Investment in new energy-efficient, greenhouse gas mitigation strategies by oilsands producers could net them some important profits, according to a model developed by a research group at the University of Alberta. There is also the potential for average greenhouse gas mitigation of 7.6 million tonnes per year.
Engineering professor Amit Kumar and his team investigated 15 strategies covering all areas of the oilsands sector—in situ extraction, upgrading and surface mining—and found that each strategy could financially benefit oil sands extraction operations, writes a statement.
In their paper, Kumar’s group predicts that if the strategies are implemented, there is potential to reduce cumulative energy consumption in the oilsands by eight percent and greenhouse gas emissions by seven percent by 2050. The average greenhouse gas mitigation would be 7.6 million tonnes per year.

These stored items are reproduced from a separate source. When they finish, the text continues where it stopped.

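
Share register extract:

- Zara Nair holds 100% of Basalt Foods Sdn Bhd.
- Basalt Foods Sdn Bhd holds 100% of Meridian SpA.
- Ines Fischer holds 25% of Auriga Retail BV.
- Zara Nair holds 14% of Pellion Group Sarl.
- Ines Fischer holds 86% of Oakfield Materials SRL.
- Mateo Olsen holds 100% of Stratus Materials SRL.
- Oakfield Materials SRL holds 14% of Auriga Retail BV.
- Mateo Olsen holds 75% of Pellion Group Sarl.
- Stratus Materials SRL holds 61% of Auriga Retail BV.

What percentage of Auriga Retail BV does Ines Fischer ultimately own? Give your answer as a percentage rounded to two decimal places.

37.04%

Ines reaches Auriga along 2 paths.
Direct stake: 25% = 25%.
Via Oakfield: 86% × 14% = 12.04%.
Total: 25% + 12.04% = 37.04%.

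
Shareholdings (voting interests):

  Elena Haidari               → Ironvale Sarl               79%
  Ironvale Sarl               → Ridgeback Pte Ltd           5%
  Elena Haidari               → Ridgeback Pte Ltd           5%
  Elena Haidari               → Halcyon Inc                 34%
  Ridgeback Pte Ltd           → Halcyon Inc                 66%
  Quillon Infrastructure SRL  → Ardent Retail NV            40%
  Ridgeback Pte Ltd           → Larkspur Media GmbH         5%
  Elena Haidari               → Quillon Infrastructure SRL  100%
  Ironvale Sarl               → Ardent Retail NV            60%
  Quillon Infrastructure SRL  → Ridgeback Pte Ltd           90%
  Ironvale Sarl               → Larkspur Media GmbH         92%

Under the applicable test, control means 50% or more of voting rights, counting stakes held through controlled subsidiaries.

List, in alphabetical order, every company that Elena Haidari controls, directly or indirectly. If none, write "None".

Elena holds 79% of Ironvale, so Elena controls Ironvale.
Elena holds 100% of Quillon, so Elena controls Quillon.
Quillon and Elena and Ironvale together hold 90% + 5% + 5% = 100% of Ridgeback, so Elena controls Ridgeback.
Ironvale and Quillon together hold 60% + 40% = 100% of Ardent, so Elena controls Ardent.
Ridgeback and Elena together hold 66% + 34% = 100% of Halcyon, so Elena controls Halcyon.
Ridgeback and Ironvale together hold 5% + 92% = 97% of Larkspur, so Elena controls Larkspur.

Ardent Retail NV, Halcyon Inc, Ironvale Sarl, Larkspur Media GmbH, Quillon Infrastructure SRL, Ridgeback Pte Ltd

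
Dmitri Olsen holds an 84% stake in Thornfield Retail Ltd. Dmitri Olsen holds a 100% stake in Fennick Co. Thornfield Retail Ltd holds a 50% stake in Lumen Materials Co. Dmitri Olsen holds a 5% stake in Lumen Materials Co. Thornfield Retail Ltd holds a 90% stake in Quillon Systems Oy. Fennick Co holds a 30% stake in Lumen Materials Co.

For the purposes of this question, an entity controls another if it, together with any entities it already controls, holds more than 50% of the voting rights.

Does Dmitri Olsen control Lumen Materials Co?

Dmitri holds 84% of Thornfield, so Dmitri controls Thornfield.
Dmitri holds 100% of Fennick, so Dmitri controls Fennick.
Fennick and Dmitri and Thornfield together hold 30% + 5% + 50% = 85% of Lumen, so Dmitri controls Lumen.

Yes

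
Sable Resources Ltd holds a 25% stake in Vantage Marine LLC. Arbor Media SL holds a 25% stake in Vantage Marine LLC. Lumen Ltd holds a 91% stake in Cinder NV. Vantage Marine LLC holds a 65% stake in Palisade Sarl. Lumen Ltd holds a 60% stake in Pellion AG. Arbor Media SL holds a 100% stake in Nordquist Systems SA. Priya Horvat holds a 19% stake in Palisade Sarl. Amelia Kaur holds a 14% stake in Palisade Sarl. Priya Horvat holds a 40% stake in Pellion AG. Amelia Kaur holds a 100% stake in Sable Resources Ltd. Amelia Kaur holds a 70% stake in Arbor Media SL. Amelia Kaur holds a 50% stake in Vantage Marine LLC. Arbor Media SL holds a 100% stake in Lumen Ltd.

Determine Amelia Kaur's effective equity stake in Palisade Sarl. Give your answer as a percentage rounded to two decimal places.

Amelia reaches Palisade along 4 paths.
Via Sable → Vantage: 100% × 25% × 65% = 16.25%.
Via Arbor → Vantage: 70% × 25% × 65% = 11.375%.
Via Vantage: 50% × 65% = 32.5%.
Direct stake: 14% = 14%.
Total: 16.25% + 11.375% + 32.5% + 14% = 74.125%.
Rounded: 74.13%.

74.13%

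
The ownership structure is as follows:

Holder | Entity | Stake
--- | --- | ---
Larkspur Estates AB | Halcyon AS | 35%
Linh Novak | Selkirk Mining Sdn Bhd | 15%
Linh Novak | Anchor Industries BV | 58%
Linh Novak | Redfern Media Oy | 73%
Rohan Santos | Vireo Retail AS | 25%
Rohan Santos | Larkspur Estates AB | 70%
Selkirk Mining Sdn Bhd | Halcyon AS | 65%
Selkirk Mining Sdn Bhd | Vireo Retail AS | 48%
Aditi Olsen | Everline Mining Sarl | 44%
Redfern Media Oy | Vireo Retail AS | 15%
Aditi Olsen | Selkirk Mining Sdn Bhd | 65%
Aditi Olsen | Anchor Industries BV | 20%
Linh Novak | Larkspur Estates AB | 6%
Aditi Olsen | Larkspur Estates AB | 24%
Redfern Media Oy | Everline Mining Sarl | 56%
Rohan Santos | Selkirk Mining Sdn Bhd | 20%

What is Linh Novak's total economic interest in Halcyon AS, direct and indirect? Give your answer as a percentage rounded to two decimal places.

11.85%

Linh reaches Halcyon along 2 paths.
Via Selkirk: 15% × 65% = 9.75%.
Via Larkspur: 6% × 35% = 2.1%.
Total: 9.75% + 2.1% = 11.85%.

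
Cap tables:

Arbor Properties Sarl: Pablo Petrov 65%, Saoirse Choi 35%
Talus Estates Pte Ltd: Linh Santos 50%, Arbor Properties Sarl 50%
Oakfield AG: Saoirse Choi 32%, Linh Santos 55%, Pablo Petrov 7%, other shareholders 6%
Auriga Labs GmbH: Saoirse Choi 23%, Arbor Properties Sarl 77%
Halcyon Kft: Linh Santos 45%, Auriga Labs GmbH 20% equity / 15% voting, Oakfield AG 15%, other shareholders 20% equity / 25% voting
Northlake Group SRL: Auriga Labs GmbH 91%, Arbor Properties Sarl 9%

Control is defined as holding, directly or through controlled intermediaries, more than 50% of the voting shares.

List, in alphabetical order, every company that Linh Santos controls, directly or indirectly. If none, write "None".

Linh holds 55% of Oakfield, so Linh controls Oakfield.
Linh and Oakfield together hold 45% + 15% = 60% of Halcyon, so Linh controls Halcyon.
No other company's threshold is met.

Halcyon Kft, Oakfield AG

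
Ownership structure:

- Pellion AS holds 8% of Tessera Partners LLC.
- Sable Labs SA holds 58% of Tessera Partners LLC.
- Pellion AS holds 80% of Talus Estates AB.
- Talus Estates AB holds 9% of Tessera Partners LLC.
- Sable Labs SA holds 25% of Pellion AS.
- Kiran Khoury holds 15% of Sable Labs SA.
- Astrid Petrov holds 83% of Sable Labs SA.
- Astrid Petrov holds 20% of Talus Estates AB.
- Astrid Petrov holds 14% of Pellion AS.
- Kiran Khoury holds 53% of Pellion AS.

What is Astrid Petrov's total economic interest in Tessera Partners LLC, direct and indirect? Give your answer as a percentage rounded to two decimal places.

55.22%

Astrid reaches Tessera along 6 paths.
Via Sable: 83% × 58% = 48.14%.
Via Talus: 20% × 9% = 1.8%.
Via Sable → Pellion → Talus: 83% × 25% × 80% × 9% = 1.494%.
Via Pellion → Talus: 14% × 80% × 9% = 1.008%.
Via Sable → Pellion: 83% × 25% × 8% = 1.66%.
Via Pellion: 14% × 8% = 1.12%.
Total: 48.14% + 1.8% + 1.494% + 1.008% + 1.66% + 1.12% = 55.222%.
Rounded: 55.22%.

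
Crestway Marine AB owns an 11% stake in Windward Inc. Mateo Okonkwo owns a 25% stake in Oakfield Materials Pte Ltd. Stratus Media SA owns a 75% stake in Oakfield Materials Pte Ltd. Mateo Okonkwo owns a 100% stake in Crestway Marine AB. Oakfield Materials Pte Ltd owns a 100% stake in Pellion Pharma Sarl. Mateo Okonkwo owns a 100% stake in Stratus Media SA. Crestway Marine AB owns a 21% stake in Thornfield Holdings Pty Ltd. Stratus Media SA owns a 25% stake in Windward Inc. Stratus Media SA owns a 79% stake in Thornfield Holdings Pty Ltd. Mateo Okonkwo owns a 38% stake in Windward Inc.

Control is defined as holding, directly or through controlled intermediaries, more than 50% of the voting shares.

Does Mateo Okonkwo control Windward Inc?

Mateo holds 100% of Crestway, so Mateo controls Crestway.
Mateo holds 100% of Stratus, so Mateo controls Stratus.
Crestway and Stratus and Mateo together hold 11% + 25% + 38% = 74% of Windward, so Mateo controls Windward.

Yes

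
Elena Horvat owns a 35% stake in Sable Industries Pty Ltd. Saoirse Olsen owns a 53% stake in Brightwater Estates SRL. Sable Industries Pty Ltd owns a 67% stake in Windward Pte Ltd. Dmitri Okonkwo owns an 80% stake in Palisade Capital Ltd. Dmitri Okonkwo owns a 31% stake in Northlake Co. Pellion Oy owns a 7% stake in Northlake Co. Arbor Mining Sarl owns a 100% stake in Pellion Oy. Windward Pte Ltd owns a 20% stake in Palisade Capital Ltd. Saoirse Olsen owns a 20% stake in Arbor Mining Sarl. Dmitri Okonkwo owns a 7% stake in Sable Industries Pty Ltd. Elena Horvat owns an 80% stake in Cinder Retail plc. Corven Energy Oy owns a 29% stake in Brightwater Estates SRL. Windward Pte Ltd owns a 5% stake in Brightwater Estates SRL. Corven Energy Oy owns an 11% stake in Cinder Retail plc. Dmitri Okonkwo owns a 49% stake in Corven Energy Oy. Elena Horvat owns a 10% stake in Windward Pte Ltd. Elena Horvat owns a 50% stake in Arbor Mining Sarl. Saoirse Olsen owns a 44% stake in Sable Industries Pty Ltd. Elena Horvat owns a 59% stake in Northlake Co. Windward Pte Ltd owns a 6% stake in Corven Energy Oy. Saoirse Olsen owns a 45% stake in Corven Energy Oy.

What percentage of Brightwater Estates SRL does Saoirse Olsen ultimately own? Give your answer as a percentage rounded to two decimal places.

Saoirse reaches Brightwater along 4 paths.
Direct stake: 53% = 53%.
Via Sable → Windward: 44% × 67% × 5% = 1.474%.
Via Sable → Windward → Corven: 44% × 67% × 6% × 29% = 0.512952%.
Via Corven: 45% × 29% = 13.05%.
Total: 53% + 1.474% + 0.512952% + 13.05% = 68.036952%.
Rounded: 68.04%.

68.04%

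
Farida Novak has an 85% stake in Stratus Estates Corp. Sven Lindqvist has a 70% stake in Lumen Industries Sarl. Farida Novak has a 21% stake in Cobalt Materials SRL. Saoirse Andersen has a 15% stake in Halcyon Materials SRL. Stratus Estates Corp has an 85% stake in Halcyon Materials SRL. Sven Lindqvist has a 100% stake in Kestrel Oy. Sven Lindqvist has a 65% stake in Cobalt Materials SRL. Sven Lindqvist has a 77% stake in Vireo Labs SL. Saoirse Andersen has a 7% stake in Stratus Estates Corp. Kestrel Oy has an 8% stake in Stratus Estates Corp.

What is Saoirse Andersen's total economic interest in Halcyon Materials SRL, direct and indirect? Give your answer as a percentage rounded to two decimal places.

Saoirse reaches Halcyon along 2 paths.
Direct stake: 15% = 15%.
Via Stratus: 7% × 85% = 5.95%.
Total: 15% + 5.95% = 20.95%.

20.95%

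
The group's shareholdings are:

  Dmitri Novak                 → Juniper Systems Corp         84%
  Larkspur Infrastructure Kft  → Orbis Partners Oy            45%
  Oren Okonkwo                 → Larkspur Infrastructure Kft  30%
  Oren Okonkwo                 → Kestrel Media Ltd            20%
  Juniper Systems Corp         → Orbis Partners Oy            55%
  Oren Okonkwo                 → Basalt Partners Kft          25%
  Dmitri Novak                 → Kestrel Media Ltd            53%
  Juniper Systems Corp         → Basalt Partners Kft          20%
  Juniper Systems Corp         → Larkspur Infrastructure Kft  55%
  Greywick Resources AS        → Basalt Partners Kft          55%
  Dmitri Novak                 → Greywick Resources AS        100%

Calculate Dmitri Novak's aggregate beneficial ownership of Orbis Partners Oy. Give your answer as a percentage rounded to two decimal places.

Dmitri reaches Orbis along 2 paths.
Via Juniper → Larkspur: 84% × 55% × 45% = 20.79%.
Via Juniper: 84% × 55% = 46.2%.
Total: 20.79% + 46.2% = 66.99%.

66.99%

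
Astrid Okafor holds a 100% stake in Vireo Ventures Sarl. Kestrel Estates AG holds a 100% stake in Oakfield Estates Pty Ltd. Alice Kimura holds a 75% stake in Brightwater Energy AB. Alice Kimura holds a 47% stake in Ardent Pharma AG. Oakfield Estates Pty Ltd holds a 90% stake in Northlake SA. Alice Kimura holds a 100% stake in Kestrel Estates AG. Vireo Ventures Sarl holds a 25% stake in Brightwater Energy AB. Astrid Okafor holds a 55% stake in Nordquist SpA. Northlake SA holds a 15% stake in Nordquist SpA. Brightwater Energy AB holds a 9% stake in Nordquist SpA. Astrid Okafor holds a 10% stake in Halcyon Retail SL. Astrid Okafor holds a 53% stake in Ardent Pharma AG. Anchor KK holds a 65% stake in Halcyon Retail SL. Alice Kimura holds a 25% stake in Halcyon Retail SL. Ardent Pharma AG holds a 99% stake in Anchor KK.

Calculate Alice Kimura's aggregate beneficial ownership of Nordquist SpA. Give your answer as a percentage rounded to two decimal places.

Alice reaches Nordquist along 2 paths.
Via Brightwater: 75% × 9% = 6.75%.
Via Kestrel → Oakfield → Northlake: 100% × 100% × 90% × 15% = 13.5%.
Total: 6.75% + 13.5% = 20.25%.

20.25%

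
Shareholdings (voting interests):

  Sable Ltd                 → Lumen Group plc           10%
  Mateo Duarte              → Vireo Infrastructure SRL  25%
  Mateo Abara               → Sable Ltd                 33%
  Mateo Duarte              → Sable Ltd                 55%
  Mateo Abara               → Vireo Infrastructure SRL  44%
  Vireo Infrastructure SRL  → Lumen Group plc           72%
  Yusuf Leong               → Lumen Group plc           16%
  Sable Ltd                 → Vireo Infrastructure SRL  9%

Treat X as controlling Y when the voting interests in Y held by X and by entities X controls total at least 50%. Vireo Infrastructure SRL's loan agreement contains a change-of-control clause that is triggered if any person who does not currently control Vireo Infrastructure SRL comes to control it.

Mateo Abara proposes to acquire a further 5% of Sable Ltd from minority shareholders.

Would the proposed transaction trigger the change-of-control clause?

No

The purchase changes only Mateo Abara's holdings, so Mateo Abara is the only person who could newly come to control Vireo.
Mateo Abara's largest direct stake is 44% in Vireo, which does not meet the threshold, so Mateo Abara controls no company.
In Vireo, Mateo Abara's side holds only 44%, not ≥ 50%.
So before the transaction, Mateo Abara does not control Vireo.
After the purchase, Mateo Abara's direct stake in Sable rises to 33% + 5% = 38%.
Mateo Abara's side now holds 38% of Sable, not ≥ 50%, so Mateo Abara still does not control Sable.
After the transaction, Mateo Abara's side holds 44% of Vireo, not ≥ 50%, so Mateo Abara still does not control Vireo.
No new person acquires control, so the clause is not triggered.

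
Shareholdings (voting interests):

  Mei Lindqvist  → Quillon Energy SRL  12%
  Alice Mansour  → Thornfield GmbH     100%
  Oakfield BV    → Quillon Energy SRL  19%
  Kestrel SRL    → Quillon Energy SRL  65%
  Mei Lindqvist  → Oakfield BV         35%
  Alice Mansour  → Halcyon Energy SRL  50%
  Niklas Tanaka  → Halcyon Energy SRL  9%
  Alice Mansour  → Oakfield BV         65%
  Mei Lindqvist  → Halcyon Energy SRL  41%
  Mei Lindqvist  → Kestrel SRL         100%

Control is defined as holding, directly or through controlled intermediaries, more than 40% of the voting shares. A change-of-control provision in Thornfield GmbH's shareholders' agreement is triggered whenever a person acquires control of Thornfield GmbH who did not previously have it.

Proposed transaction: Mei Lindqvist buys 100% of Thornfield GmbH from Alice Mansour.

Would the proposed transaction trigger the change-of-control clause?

Yes

The purchase adds only to Mei's holdings (Alice's stake shrinks), so Mei is the only person who could newly come to control Thornfield.
Mei holds 41% of Halcyon, so Mei controls Halcyon.
Mei holds 100% of Kestrel, so Mei controls Kestrel.
Kestrel and Mei together hold 65% + 12% = 77% of Quillon, so Mei controls Quillon.
Neither Mei nor any entity Mei controls holds any voting interest in Thornfield.
So before the transaction, Mei does not control Thornfield.
After the purchase, Mei holds 100% of Thornfield directly, and Alice's stake falls to 0%.
Mei holds 100% of Thornfield, so Mei controls Thornfield.
Mei did not control Thornfield before and does after, so the clause is triggered.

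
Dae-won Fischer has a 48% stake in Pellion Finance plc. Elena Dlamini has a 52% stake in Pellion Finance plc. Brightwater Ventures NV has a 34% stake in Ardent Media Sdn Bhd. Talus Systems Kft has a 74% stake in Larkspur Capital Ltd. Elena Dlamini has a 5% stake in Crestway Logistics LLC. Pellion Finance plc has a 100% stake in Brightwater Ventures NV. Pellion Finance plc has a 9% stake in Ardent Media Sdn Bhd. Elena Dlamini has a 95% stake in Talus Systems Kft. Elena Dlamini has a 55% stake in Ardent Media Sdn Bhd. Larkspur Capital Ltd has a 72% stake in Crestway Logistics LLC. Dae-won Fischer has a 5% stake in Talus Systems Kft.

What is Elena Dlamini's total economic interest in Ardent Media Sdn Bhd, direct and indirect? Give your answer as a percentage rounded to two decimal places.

77.36%

Elena reaches Ardent along 3 paths.
Via Pellion → Brightwater: 52% × 100% × 34% = 17.68%.
Direct stake: 55% = 55%.
Via Pellion: 52% × 9% = 4.68%.
Total: 17.68% + 55% + 4.68% = 77.36%.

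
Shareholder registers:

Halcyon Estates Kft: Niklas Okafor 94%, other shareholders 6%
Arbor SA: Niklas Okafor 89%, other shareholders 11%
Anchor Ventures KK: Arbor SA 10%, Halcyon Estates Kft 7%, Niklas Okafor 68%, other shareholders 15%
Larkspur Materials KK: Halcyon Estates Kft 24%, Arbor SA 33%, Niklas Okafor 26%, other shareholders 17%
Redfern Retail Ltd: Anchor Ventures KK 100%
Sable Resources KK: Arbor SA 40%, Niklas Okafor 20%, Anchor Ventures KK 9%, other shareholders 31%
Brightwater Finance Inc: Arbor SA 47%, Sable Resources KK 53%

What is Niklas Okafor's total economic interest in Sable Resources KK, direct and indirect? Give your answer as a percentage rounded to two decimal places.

Niklas reaches Sable along 5 paths.
Via Arbor: 89% × 40% = 35.6%.
Direct stake: 20% = 20%.
Via Arbor → Anchor: 89% × 10% × 9% = 0.801%.
Via Halcyon → Anchor: 94% × 7% × 9% = 0.5922%.
Via Anchor: 68% × 9% = 6.12%.
Total: 35.6% + 20% + 0.801% + 0.5922% + 6.12% = 63.1132%.
Rounded: 63.11%.

63.11%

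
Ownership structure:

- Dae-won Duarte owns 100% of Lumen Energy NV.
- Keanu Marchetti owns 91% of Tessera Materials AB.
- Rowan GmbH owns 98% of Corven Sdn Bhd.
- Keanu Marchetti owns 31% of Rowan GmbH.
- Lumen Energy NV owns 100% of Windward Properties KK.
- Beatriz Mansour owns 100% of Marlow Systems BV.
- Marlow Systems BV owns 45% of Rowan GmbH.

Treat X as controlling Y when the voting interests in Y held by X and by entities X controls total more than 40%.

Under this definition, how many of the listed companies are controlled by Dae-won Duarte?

Dae-won holds 100% of Lumen, so Dae-won controls Lumen.
Lumen holds 100% of Windward, so Dae-won controls Windward.
No other company's threshold is met.
Dae-won controls 2 companies.

2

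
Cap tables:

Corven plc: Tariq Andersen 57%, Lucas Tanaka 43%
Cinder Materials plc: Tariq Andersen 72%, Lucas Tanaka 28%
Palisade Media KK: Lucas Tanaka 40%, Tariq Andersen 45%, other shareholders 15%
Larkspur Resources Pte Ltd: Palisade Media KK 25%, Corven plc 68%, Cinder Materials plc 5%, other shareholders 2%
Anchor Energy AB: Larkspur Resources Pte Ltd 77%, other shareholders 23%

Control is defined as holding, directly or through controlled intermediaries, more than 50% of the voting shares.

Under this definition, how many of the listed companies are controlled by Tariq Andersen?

Tariq holds 57% of Corven, so Tariq controls Corven.
Tariq holds 72% of Cinder, so Tariq controls Cinder.
Corven and Cinder together hold 68% + 5% = 73% of Larkspur, so Tariq controls Larkspur.
Larkspur holds 77% of Anchor, so Tariq controls Anchor.
No other company's threshold is met.
Tariq controls 4 companies.

4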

According to the Government of Alberta, oilsands operations currently emit approximately 70 million tonnes per year.
Research engineer Matthew Davis, one of the authors of the study, explained that the strategies examined—each with short payback periods—were all based on upgrading existing technologies, increasing energy efficiencies of current day-to-day operations, and processes.
“These are all things that we see as being able to be implemented within a very short time frame,” he said.
The best strategies identified were improved in situ heat exchange networks and utility-based improvements, which showed greenhouse gas mitigation potentials of 72.9 and 85.9 million tonnes at a cost saving by 2050. These savings are comparable to a federal carbon tax, which would cost producers $50 per tonne for chargeable emissions by 2022.
To build the data-intensive, technology-based model on which they made their findings, the team built a sector-wide model of all the energy inputs and energy end-uses in oilsands extraction processes.
The energy use model was then applied to the next step of the process, the projection of energy use and greenhouse gas emissions until 2050.